Only 60.9 percent of the high school students who live in the beleaguered Morris Heights, Fordham South, and Mount Hope neighborhoods of the Bronx are graduating from high school in four years, even though many chose to attend schools in other neighborhoods. For students who live in the wealthy Manhattan neighborhoods of Battery Park City, Greenwich Village, and SoHo, on the other hand, the high school graduation rate is 95.1 percent, the study found.
“After more than a decade of universal school choice, a child’s community district is still highly associated with his or her likelihood of graduating high school in four years,” the study said.
The data-mapping project by researchers Kristen Lewis and Sarah Burd-Sharps provides the first look at New York City high school graduation rates based on where students live, rather than where they attend school. It poses layers of questions about how much a high school choice system can improve outcomes for low-income students by freeing them from their neighborhood high schools.
It’s likely that a number of students have indeed enrolled in far better schools than the ones their home neighborhoods offered, and have benefited from those choices, Lewis and Burd-Sharps say in the report. But overall, the persistent low graduation rates in low-income, high-minority neighborhoods means that school choice has “not fixed the problem it was designed in part to solve,” they write.
A cluster of factors likely account for the persistent low graduation rates among students who live in disadvantaged neighborhoods, the study says, including the possibility that there are simply too few good high schools in the city.
Another is the tremendous complexity of the high school choice process. Investigating and visiting schools, and guiding students through the portfolio submissions and other admissions requirements, takes time, resources, and savvy that give educated, wealthy, socially connected parents an edge.
“Competition in this arena is a blood sport, and successful admission to the best selective high schools requires focus, contacts, money, time,
flexibility, transportation, extreme attention to detail, and the ability to prioritize the school admissions process over work or family obligations,” the study says.
Families get much of their information about high school through word of mouth, and New York City’s socioeconomically segregated neighborhoods could mean that a low-income family’s information is more likely to be “limited to others with fewer resources.”
Distance can play a factor in limiting students’ high school choices, too. Even though students are theoretically free to choose their top schools anywhere in the city’s five boroughs, enrollment patterns suggest that most attend schools they can reach by traveling no less than 30 minutes from home. “Schools that are closer to the homes of low-income high schoolers are more likely to be struggling than those in affluent (but often far away) neighborhoods,” the study says.

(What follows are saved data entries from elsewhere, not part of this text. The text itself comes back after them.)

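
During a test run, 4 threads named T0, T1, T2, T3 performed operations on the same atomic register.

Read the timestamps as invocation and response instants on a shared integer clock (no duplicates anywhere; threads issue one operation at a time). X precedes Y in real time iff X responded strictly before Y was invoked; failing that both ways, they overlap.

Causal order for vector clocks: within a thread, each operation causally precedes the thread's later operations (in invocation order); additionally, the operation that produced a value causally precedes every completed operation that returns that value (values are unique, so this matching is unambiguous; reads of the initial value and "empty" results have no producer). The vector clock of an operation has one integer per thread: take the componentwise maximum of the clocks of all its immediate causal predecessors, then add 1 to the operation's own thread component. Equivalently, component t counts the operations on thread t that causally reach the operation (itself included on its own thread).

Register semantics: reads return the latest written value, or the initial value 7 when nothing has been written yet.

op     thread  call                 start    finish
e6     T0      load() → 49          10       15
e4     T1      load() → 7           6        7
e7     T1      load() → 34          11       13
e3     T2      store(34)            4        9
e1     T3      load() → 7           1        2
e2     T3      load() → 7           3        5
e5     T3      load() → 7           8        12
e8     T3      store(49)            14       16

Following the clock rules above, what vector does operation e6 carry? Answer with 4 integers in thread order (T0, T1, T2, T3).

no predecessors for e1 (invoked 1): T3 increments from zero → (0, 0, 0, 1)
no predecessors for e3 (invoked 4): T2 increments from zero → (0, 0, 1, 0)
no predecessors for e4 (invoked 6): T1 increments from zero → (0, 1, 0, 0)
invoked at 3, e2 merges VC(e1)=(0, 0, 0, 1) and bumps T3's slot → (0, 0, 0, 2)
invoked at 8, e5 merges VC(e2)=(0, 0, 0, 2) and bumps T3's slot → (0, 0, 0, 3)
invoked at 11, e7 merges VC(e3)=(0, 0, 1, 0), VC(e4)=(0, 1, 0, 0) and bumps T1's slot → (0, 2, 1, 0)
invoked at 14, e8 merges VC(e5)=(0, 0, 0, 3) and bumps T3's slot → (0, 0, 0, 4)
invoked at 10, e6 merges VC(e8)=(0, 0, 0, 4) and bumps T0's slot → (1, 0, 0, 4)
target: VC(e6) = (1, 0, 0, 4)

(1, 0, 0, 4)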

The elementary and middle schools that students attend can also play a role in their high school graduation pathways. Many of the high schools that produce the best outcomes are tough to get into, and if students had weak academic preparation in their neighborhood elementary and middle schools, that puts them at an admissions disadvantage, the study says.
Lewis and Burd-Sharps call on the city to invest more heavily in supporting low-income families and neighborhoods, and addressing residential segregation.

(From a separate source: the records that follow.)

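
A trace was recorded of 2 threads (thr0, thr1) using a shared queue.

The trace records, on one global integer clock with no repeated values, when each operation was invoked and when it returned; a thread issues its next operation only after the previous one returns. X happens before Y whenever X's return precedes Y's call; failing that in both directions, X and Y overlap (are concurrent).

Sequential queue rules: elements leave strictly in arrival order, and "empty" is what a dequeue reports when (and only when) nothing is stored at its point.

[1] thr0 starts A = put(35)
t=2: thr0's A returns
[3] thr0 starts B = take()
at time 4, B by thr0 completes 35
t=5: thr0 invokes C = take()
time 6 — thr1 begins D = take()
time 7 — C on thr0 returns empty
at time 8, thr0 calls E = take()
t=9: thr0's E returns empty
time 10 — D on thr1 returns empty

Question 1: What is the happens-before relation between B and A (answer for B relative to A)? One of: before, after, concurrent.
after

B spans [3,4], A spans [1,2]
resp(A)=2 < inv(B)=3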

Devora Kaye, a spokeswoman for the New York City Department of Education told the Wall Street Journal that 60 percent of students attend high school outside their neighborhoods. The city has worked to provide better supports for the high school choice process in low-income areas, she said, including admissions support, translation services, and guidance for students in temporary housing.
Shael Polakow-Suransky, who was the senior deputy chancellor of the city schools, said the department never intended high school choice, in and of itself, to be the force for improvement. Its key aim was to create many more school options for students that offered more engaging, personalized and rigorous learning experiences. And studies have shown that those options did boost graduation rates significantly in high-poverty neighborhoods, he said.
But it’s also true that the new schools didn’t close the achievement gap, said Polakow-Suransky, who is now the president of Bank Street College. That’s because the skills gaps are so profound by the time students enter kindergarten, he said. The city has made an important investment by extending prekindergarten to all 4-year-olds, he said, but deeper investments need to be made in infants, toddlers, their caregivers and their families in the zero-to-four years.